Part of the problem comes from the word “find,” right? If you’re working in a male-dominated profession like the law, it can be extremely difficult to find someone above you at all. Or there may be only one woman and everyone wants that woman to mentor them. Or there may be only one woman and you either don’t like or admire her. (Yes, it’s ok to say this. We don’t like all men we work with; why do we have to like all women?)
“Mentor” is also a loaded word. People tend to picture Obi-Wan Kenobi (“a wise and trusted counselor or teacher”, as dictionary.com defines it)—but what women lawyers need most is not that type of guidance. The second part of the definition of mentor speaks to what women lawyers need the most: “an influential senior sponsor or supporter.”
Successful men have influential senior sponsors or supporters, and they don’t have to “find” them—or even ask for their sponsorship or support. Men supporting men is so engrained into the culture of law firms, government offices, and the C-Suite that its existence is taken for granted. This is what women need.
Sponsorship
When an exciting new case comes in the door, or there’s a new deal that needs to be staffed, or a trial to be assigned, women need people who will think of them for those assignments and, if necessary, throw elbows to make sure those placements happen. And when it comes time to give raises, distribute bonuses, and identify attorneys for promotion, women need people who are both senior and savvy enough to advocate for them. Of course, nearly all of these key decisions happen behind closed doors, so it’s important to find someone who doesn’t stop at taking you to lunch, but who can take the heat in places where sponsorship is less visible.
As someone who took these kinds of positions, I can tell you that it’s hard.

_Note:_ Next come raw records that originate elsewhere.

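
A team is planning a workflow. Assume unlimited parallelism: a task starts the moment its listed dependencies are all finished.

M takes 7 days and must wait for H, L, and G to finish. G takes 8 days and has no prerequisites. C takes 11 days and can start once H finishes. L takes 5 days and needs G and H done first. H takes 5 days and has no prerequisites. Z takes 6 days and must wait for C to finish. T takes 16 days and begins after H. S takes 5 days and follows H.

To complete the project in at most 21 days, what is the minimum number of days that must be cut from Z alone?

1

Current finish: 22 days; target: 21.
Z is on every critical path, so each day cut from Z cuts the finish by one (this holds down to a finish of 21).
Need 22 − 21 = 1 day off Z → Z becomes 5 days, finish becomes 21.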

You can’t always point out unfairness wherever you see it: in order to be credible you have to pick your battles. When your sponsor tells you that you lost out on an opportunity, you have to trust them that they’ll have your back the next time.
There’s a good example of this type of relationship in a book published by the Harvard Business Review Press called Thriving in a Male-Dominated Workplace. (You can find it here on Amazon for $2.31!) Chapter 5, called Sponsorship is Support, is a conversation between Christina Massa, a partner, and Julia Gonzalez Romero, an associate, who work at a law firm in Mexico City. It highlights several key aspects of a sponsorship relationship:
Christina chose to sponsor Julia. She wasn’t assigned to her via a firm-sponsored mentorship program or told by a managing partner that she was required to take Julia under her wing.
Sponsorship—particularly by a woman—is taking a risk. Once Christina made the decision to sponsor Julia, she knew that “Julia’s mistakes are also my mistakes.”
There are several places in the interview where Julia says that she wasn’t aware that Christina had advocated for her in a particular circumstance. This is the behind-closed-doors point I made above.
Senior lawyers are incredibly busy; you can’t assume that sponsoring you will be their fulltime job. Christina and Julia note several friction points in their relationship where Julia needed to acknowledge this.
If you think about the differences between a sponsorship relationship like Christina and Julia’s and the traditional mentor-mentee relationship, you can begin to understand why formal mentorship programs within the workplace often don’t work. Few senior lawyers are going to take the risks inherent in a sponsorship on a person assigned to them by their employer. Young women lawyers need senior lawyers to advocate for them, to call out bias and prejudice (explicit or implicit)—and that type of relationship doesn’t tend to flourish when you are required to mentor someone. In addition, sponsorship is fluid. There are times where a sponsor may need to draw a big red line to advocate for a protegee; in other cases, a protegee may need to realize a sponsor can’t always champion a cause.
Implementation
How do you make all of this actionable? Here are a few takeaways.
In an ideal world, identify someone within your workplace who can act as your sponsor. Look for someone who is at the top of the food chain and who is politically savvy. While it might be tempting to pick the office firebrand, that’s probably not the person who will help you most. And, although you would probably like your sponsor to be a woman, in many workplaces that’s just not realistic. A man can absolutely sponsor a woman: you just have to find one who isn’t going to cave to (male) peer pressure when you won’t be able to see it happening.
Once you’ve identified that person, put in the work to earn their sponsorship. Deliver on your end by doing the best possible work. Listen to and, above all, trust their advice. As a younger attorney, you will not see the things that happen above you, and you can’t possibly imagine the shark tank that management can sometimes be. You must be realistic about what a sponsor can and can’t do for you.
If you can’t identify someone in your workplace who fits the above description, that’s probably an indication that you’re not in the right place. Think seriously about what it means that you can’t identify a single senior person who will advocate for you when you’re not watching. If you can’t identify someone because you work in a smaller firm, pick someone who is your co-counsel or even your opposing counsel. (I often admired women on the other side of the v.) While these types of people can’t be in the room when compensation decisions are made at your workplace (and you’ll have to be careful about maintaining firm and matter confidences), champions outside your workplace can absolutely help make the case to your workplace that you have something to offer. I can’t count the number of times I got a plum assignment after my co-counsel told a partner what a great job I’d done on something. Work whatever relationships you have.